Aug. 29 (Bloomberg) -- Germany backed measures to charge consumers and grid operators for risks linked to installing sea-based wind farms in an effort to support investments from developers including EON AG and RWE AG.
The draft bill endorsed by Chancellor Angela Merkel’s Cabinet of Ministers would make power consumers pay as much as 0.25 euro cents a kilowatt-hour if wind farm owners can’t sell their electricity because of delays in connecting turbines to the grid. The plan is aimed at raising investments after utilities threatened to halt projects and grid operators struggled to raise financing and complete projects on time.

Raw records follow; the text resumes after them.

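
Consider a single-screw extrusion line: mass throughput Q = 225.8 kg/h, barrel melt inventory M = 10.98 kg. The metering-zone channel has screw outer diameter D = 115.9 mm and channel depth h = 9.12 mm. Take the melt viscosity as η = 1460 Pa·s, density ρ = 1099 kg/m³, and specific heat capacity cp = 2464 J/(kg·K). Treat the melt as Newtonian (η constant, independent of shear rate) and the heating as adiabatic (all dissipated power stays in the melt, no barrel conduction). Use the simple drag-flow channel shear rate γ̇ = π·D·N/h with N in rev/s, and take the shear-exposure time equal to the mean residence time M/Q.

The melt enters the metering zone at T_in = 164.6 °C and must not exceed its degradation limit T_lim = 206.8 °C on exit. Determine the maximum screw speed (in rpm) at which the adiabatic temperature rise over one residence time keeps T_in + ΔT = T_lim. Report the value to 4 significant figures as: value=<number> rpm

Throughput in SI: Q_s = 225.8 kg/h ÷ 3600 s/h = 0.0627222 kg/s
Mean residence time: t_res = M/Q_s = 10.98 kg / 0.0627222 kg/s = 175.058 s
Geometry in SI: D = 115.9 mm → 0.1159 m, h = 9.12 mm → 0.00912 m
ΔT_a = T_lim − T_in = 206.8 °C − 164.6 °C = 42.2 K
Invert ΔT = ηγ̇²t_res/(ρcp) for γ̇: γ̇_max² = ΔT_a ρ cp / (η t_res) = 42.2·1099·2464 / (1460·175.058) = 447.113 s⁻²
γ̇_max = √447.113 = 21.145 s⁻¹
Solve γ̇ = πDN/h for N: N_max = γ̇_max·h/(π·D) = 21.145 × 0.00912 / (π × 0.1159) = 0.529627 rev/s = 31.7776 rpm

value=31.78 rpm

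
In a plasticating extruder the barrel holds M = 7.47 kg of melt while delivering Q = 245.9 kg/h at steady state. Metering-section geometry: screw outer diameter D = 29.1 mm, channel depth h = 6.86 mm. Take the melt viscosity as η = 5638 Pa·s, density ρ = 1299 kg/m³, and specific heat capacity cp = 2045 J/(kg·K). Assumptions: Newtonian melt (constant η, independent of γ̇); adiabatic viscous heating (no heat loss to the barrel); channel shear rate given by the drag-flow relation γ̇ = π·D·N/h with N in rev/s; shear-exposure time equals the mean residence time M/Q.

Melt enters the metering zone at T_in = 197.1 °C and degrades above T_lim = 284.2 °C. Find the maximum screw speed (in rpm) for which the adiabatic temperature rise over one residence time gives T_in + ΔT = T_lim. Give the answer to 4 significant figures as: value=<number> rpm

Throughput in SI: Q_s = 245.9 kg/h ÷ 3600 s/h = 0.0683056 kg/s
t_res = M / Q_s = 7.47 / 0.0683056 = 109.362 s
Geometry in SI: D = 29.1 mm → 0.0291 m, h = 6.86 mm → 0.00686 m
Allowable rise: ΔT_a = T_lim − T_in = 284.2 − 197.1 = 87.1 K
γ̇_max² = ΔT_a·ρ·cp / (η·t_res) = [87.1 × 1299 × 2045] / [5638 × 109.362] = 375.259 s⁻²
γ̇_max = √375.259 = 19.3716 s⁻¹
N_max = γ̇_max h / (πD) = 19.3716·0.00686/(π·0.0291) = 1.45361 rev/s → ×60 = 87.2164 rpm

value=87.22 rpm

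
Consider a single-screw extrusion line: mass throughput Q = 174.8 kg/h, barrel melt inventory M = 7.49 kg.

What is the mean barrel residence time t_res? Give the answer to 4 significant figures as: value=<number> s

Q_s = Q / 3600 = 174.8 / 3600 = 0.0485556 kg/s
Mean residence time: t_res = M/Q_s = 7.49 kg / 0.0485556 kg/s = 154.256 s

value=154.3 s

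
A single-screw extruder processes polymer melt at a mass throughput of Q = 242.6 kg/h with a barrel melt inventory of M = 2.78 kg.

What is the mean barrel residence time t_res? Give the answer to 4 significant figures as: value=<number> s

value=41.25 s

Throughput in SI: Q_s = 242.6 kg/h ÷ 3600 s/h = 0.0673889 kg/s
t_res = M / Q_s = 2.78 ÷ 0.0673889 = 41.2531 s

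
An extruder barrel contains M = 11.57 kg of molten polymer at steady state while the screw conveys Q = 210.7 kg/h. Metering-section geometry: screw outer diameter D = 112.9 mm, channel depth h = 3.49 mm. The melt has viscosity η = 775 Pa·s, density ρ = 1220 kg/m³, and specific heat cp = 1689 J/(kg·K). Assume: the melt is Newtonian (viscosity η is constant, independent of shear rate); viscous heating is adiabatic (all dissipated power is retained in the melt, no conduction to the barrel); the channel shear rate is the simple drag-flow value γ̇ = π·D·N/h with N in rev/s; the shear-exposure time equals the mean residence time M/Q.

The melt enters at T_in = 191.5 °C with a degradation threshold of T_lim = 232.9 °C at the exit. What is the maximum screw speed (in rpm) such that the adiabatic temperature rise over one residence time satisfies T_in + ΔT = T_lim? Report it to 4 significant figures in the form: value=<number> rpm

Throughput in SI: Q_s = 210.7 kg/h ÷ 3600 s/h = 0.0585278 kg/s
t_res = M / Q_s = 11.57 ÷ 0.0585278 = 197.684 s
D = 112.9 mm = 0.1129 m;  h = 3.49 mm = 0.00349 m
Allowable rise: ΔT_a = T_lim − T_in = 232.9 − 191.5 = 41.4 K
γ̇_max² = ΔT_a·ρ·cp / (η·t_res) = [41.4 × 1220 × 1689] / [775 × 197.684] = 556.823 s⁻²
γ̇_max = √556.823 = 23.5971 s⁻¹
Solve γ̇ = πDN/h for N: N_max = γ̇_max·h/(π·D) = 23.5971 × 0.00349 / (π × 0.1129) = 0.232188 rev/s = 13.9313 rpm

value=13.93 rpm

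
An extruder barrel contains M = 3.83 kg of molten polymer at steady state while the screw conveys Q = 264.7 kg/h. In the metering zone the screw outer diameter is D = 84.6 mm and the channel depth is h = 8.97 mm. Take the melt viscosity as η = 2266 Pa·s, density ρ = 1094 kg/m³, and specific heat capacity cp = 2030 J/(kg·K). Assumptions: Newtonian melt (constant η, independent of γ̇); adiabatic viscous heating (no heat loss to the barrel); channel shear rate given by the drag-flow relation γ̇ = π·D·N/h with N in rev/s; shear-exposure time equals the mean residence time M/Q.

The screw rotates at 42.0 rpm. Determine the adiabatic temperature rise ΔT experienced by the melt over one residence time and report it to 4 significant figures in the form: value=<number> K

Q_s = Q / 3600 = 264.7 / 3600 = 0.0735278 kg/s
t_res = M / Q_s = 3.83 / 0.0735278 = 52.0892 s
Geometry in metres: D = 84.6 mm → 0.0846 m, h = 8.97 mm → 0.00897 m; screw speed N = 42.0 rpm = 0.7 rev/s
γ̇ = π·D·N / h = π · 0.0846 · 0.7 / 0.00897 = 20.7408 s⁻¹
ΔT = η·γ̇²·t_res / (ρ·cp) = 2266 · (20.7408)² · 52.0892 / (1094 · 2030) = 22.8636 K

value=22.86 K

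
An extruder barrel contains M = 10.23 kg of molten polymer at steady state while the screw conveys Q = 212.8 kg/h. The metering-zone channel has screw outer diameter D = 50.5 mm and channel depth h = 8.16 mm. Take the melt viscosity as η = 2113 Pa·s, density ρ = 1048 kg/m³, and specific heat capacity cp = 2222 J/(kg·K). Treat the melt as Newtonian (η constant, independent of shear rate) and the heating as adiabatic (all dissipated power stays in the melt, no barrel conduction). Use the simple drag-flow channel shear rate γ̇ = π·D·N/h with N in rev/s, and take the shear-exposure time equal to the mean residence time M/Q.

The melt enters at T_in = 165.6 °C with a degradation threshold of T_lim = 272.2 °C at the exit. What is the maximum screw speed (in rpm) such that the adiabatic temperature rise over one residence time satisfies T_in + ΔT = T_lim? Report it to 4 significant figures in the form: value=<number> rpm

Q_s = Q / 3600 = 212.8 / 3600 = 0.0591111 kg/s
t_res = M / Q_s = 10.23 / 0.0591111 = 173.064 s
Convert to metres: D = 0.0505 m, h = 0.00816 m
ΔT_a = T_lim − T_in = 272.2 °C − 165.6 °C = 106.6 K
Invert ΔT = ηγ̇²t_res/(ρcp) for γ̇: γ̇_max² = ΔT_a ρ cp / (η t_res) = 106.6·1048·2222 / (2113·173.064) = 678.823 s⁻²
Take the square root: γ̇_max = √(678.823) = 26.0542 s⁻¹
Solve γ̇ = πDN/h for N: N_max = γ̇_max·h/(π·D) = 26.0542 × 0.00816 / (π × 0.0505) = 1.34007 rev/s = 80.4041 rpm

value=80.40 rpm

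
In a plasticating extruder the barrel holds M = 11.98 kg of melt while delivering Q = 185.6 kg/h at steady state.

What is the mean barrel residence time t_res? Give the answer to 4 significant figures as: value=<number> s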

“We lacked investments in wind parks and grid projects” because it wasn’t clear who would pay for possible delays, Economy Minister Philipp Roesler told reporters in Berlin. “With this regulation, the likelihood that liability losses will arise is now minimized.”
Germany is boosting investment in clean energy to replace nuclear power by 2022. While it seeks to build offshore wind farms, work is being held up by delays in linking turbines to the electricity grid. RWE last month said it postponed a decision on building the Innogy Nordsee 1 offshore wind farm until 2013 as it waits for the government to set out who will pay for delays. Damages linked to current delays are expected to amount to 1 billion euros ($1.3 billion), according to the draft bill.
Grid operators will have to shoulder as much as 20 percent of damages up to 200 million euros if they act carelessly, it said. For sums greater than that, their share of the costs will fall according to a sliding scale. The maximum cost for grid operators won’t exceed 100 million euros a year.
Potential maximum costs for the average private household with 3,500 kilowatt-hours of consumption would amount to 8.75 euros a year.
“We expect this to be a temporary problem,” said Environment Minister Peter Altmaier. “I expect the significance of this liability fee to decrease constantly over the coming years because grid expansion will go more smoothly.”
Germany added 45 megawatts of offshore wind turbines in the first half, less than expected, mainly because of the grid connection delays. That means the country won’t reach its target of adding 10 gigawatts of sea-based turbines by 2020, Thorsten Herdan, head of VDMA Power Systems, a manufacturers’ group, said Aug. 1.